A wait of more three decades now seems to be coming to an end. The weapon system was contracted on 30 November 16. As per the contract agreement firing tables are being prepared by the contracted agency US Government and BAE GCS Ltd with support of Indian Army.
The M777 is the lightest 155 mm Howitzer in the world. The second lightest Howitzer in the world is the Singapore Light Weight Howitzer – SLWH Pegasus 155. It weighs 5450 kg. It is heavier than the M777 by approximately 2220 kgs or 50%. This weight advantage translates to the M777 being capable of being air-lifted over longer distances and to greater heights by airlift helicopters. This is what made it a great asset to US in Afghanistan- this is what will make it special in India.

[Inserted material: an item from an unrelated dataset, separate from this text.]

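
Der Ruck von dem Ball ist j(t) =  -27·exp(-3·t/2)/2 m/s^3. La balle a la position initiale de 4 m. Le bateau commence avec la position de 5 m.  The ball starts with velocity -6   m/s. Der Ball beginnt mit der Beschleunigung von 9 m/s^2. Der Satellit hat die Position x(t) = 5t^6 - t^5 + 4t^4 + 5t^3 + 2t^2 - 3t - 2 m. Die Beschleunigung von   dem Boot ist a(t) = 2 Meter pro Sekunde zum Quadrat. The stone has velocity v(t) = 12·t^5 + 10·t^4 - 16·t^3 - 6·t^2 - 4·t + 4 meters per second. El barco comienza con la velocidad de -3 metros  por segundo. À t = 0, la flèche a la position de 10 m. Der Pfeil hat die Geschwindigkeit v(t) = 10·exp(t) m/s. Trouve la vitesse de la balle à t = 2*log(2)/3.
En partant du jerk j(t) = -27·exp(-3·t/2)/2, nous prenons 2 intégrales. La primitive du jerk est l'accélération. En utilisant a(0) = 9, nous obtenons a(t) = 9·exp(-3·t/2). L'intégrale de l'accélération est la vitesse. En utilisant v(0) = -6, nous obtenons v(t) = -6·exp(-3·t/2). En utilisant v(t) = -6·exp(-3·t/2) et en substituant t = 2*log(2)/3, nous trouvons v = -3.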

Long range is a capability which makes it the gun of choice. It can fire upto 20 to 50 km, depending on the ammunition and the length of barrel (caliber). Another asset is its indirect fire capability. A Howitzer relies on the shell trajectory, not on direct line of sight. It can engage a target on the other side of a mountain, similar to a person lobbing a ball across a high wall. Howitzers have elevation of +70 degrees to -5 degrees. A Howitzer will be able to hit a target on top of a mountain.
The M777 howitzer is a towed 155 mm artillery piece. It succeeded the M198 howitzer in the United States Marine Corps and United States Army in 2005. It made its combat debut in the War in Afghanistan.
It is manufactured by BAE Systems’ Global Combat Systems division. Prime contract management is based in Barrow-in-Furness in the United Kingdom as well as manufacture and assembly of the titanium structures and associated recoil components. Final integration and testing of the weapon is undertaken at BAE’s facility in Hattiesburg, Mississippi.
India’s Ministry of Defence cleared the proposal for buying 145 guns for US$660 million on 11 May 2012 through the US Government’s Foreign Military Sales (FMS) process. On 2 August 2013, India requested the sale of 145 M777 howitzers for US$885 million. On 24 February 2014 the purchase was again postponed. On 11 May 2014 the purchase was cleared by India’s Defence ministry. On 11 July 2014, the Government of India announced that it would not order the guns because of cost issues. On 22 November 2014, the selection process was restarted under the “Make In India” program. On 13 May 2015, the defence ministry approved ₹2,900 crore to buy 145 M777 ultralight howitzers from the US.
On 26 June 2016, it was announced that 145 guns will be purchased by India for US$750 million.On 30 November 2016 Indian government completed the deal to buy 145 howitzers from the US.The deal was completed in December 2016. Indian Army has received the 1st batch of two M777 howitzers today.
After firing tables are ready, three more guns will be received in the second stage in September 2018 for training. Thereafter, induction will commence from March 2019 onwards at the rate of five guns per month till complete consignment is received by mid 2021.